According to the Arrhenius equation
`log_10 k_2/k_1 = E_a/(2.303 R) [1/T_1 - 1/T_2]`
If T1 = 300 K and T2 = 310 K, we have
For reaction (i),
`log_10 (k_((i))^(310))/(k_((i))^(300)) = (E_a (i))/(2.303 R) [1/300 - 1/310]` ...(i)
For reaction (ii),
`log_10 (k_((ii))^(310))/(k_((ii))^(300)) = (E_a (ii))/(2.303 R) [1/300 - 1/310]` ...(ii)
Dividing eq. (i) by eq. (ii), we have
`(log_10 (k_((i))^(310))/(k_((i))^(300)))/(log_10 (k_((ii))^(310))/(k_((ii))^(300))) = (E_a (i))/(E_a (ii))` ...(iii)
Given that
- `k_((i))^310 = 2 xx k_((i))^300` ...[∵ The rate of reaction (i) gets doubled on increasing the temperature from 300 K to 310 K]
- `k_((i))^310 = 0.693/30` = 0.231 min−1 ...[∵ The half-life of reaction (i) at 310 K is 30 minutes]
- `k_((ii))^310 = 2 xx k_((i))^300` ...[∵ At 310 K, B decomposes twice as fast as A]
- Ea (ii) = `1/2 E_a (i)` ...[∵ The energy of activation for reaction (ii) is half that of (i)]

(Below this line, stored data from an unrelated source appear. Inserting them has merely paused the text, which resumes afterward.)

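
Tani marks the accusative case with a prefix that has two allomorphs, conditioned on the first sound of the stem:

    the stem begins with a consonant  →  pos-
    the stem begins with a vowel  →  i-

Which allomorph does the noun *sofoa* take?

pos-

Since the first sound of *sofoa* is /s/ (a consonant), it takes pos-.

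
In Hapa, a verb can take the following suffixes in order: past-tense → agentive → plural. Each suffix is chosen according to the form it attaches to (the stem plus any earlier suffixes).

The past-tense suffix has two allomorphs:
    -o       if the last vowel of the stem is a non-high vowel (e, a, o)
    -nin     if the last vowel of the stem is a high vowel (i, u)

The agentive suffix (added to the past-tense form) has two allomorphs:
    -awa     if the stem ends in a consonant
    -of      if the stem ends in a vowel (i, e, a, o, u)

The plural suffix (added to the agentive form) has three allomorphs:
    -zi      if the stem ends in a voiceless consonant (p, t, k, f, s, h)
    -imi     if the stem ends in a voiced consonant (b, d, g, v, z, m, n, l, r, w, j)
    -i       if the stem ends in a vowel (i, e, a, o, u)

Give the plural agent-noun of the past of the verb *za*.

*za*: last vowel = /a/, a non-high vowel → -o → *zao*.
The past-tense form *zao*: final sound = /o/, a vowel → -of → *zaoof*.
The final sound of the agentive form *zaoof* is /f/, which is a voiceless consonant, so the plural suffix is -zi, giving *zaoofzi*.

zaoofzi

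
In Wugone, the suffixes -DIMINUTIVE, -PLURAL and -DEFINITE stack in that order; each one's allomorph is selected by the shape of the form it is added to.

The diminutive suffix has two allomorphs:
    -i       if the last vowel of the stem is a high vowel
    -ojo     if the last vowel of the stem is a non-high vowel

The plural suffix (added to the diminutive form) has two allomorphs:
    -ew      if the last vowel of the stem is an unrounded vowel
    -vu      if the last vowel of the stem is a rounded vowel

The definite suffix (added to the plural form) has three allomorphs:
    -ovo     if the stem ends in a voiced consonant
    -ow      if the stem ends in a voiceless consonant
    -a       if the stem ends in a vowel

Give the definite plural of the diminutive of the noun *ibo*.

iboojovua

*ibo* — last vowel /o/ (a non-high vowel) → -ojo → *iboojo*.
The last vowel of the diminutive form *iboojo* is /o/, which is a rounded vowel, so the plural suffix is -vu, giving *iboojovu*.
The plural form *iboojovu* — final sound /u/ (a vowel) → -a → *iboojovua*.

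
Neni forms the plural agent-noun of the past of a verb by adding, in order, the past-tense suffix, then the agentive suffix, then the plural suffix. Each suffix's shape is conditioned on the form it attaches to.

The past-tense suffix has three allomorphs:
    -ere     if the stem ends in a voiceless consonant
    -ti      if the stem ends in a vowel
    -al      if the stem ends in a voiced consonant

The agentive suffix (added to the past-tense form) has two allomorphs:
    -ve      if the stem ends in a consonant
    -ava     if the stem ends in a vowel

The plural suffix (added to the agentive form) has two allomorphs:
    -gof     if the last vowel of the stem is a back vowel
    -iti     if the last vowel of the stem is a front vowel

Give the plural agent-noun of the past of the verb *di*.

Since the final sound of *di* is /i/ (a vowel), it takes -ti, giving *diti*.
The past-tense form *diti* — final sound /i/ (a vowel) → -ava → *ditiava*.
Since the last vowel of the agentive form *ditiava* is /a/ (a back vowel), it takes -gof, giving *ditiavagof*.

ditiavagof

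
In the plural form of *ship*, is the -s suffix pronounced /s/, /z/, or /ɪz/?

The stem *ship* ends in a voiceless non-sibilant consonant.
The plural suffix surfaces as /ɪz/ after sibilants, /s/ after other voiceless consonants, and /z/ after other voiced sounds.
So the plural -s on *ship* is pronounced /s/.

/s/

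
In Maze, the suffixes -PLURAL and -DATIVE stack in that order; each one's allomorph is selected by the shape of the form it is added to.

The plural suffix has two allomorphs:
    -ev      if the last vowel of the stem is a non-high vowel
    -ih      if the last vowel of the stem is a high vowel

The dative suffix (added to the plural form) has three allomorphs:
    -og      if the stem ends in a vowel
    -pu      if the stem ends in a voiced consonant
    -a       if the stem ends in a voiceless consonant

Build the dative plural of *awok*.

awokevpu

Since the last vowel of *awok* is /o/ (a non-high vowel), it takes -ev, giving *awokev*.
The final sound of the plural form *awokev* is /v/, which is a voiced consonant, so the dative suffix is -pu, giving *awokevpu*.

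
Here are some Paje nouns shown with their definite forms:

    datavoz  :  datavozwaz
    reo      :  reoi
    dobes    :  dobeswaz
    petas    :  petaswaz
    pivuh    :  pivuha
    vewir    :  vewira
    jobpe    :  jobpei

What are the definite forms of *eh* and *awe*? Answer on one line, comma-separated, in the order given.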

From eq. (iii) and relations (a), (b), (c) and (d), we have
`(log_10 (2 xx k_((i))^300)/(k_((i))^300))/(log_10 (2 xx 0.0231)/(k_((ii))^300)) = (E_a (i))/(1/2 xx E_a (i))`
or, `(log_10 2)/(log_10 (2 xx 0.0231)/(k_((ii))^300)) = 2`
or, `log_10 (2 xx 0.0231)/(k_((ii))^300) = (log_10 2)/2 = 0.1505`
or, `(2 xx 0.0231)/(k_((ii))^300)` antilog10 0.1505 = 1.4142
or, `k_((ii))^300 = (2 xx 0.0231)/1.4142 = 0.0327`
= 3.27 × 10−2 min−1
Hence, the rate constant of the reaction (ii) at 300 K is 3.27 × 10−2 min−1.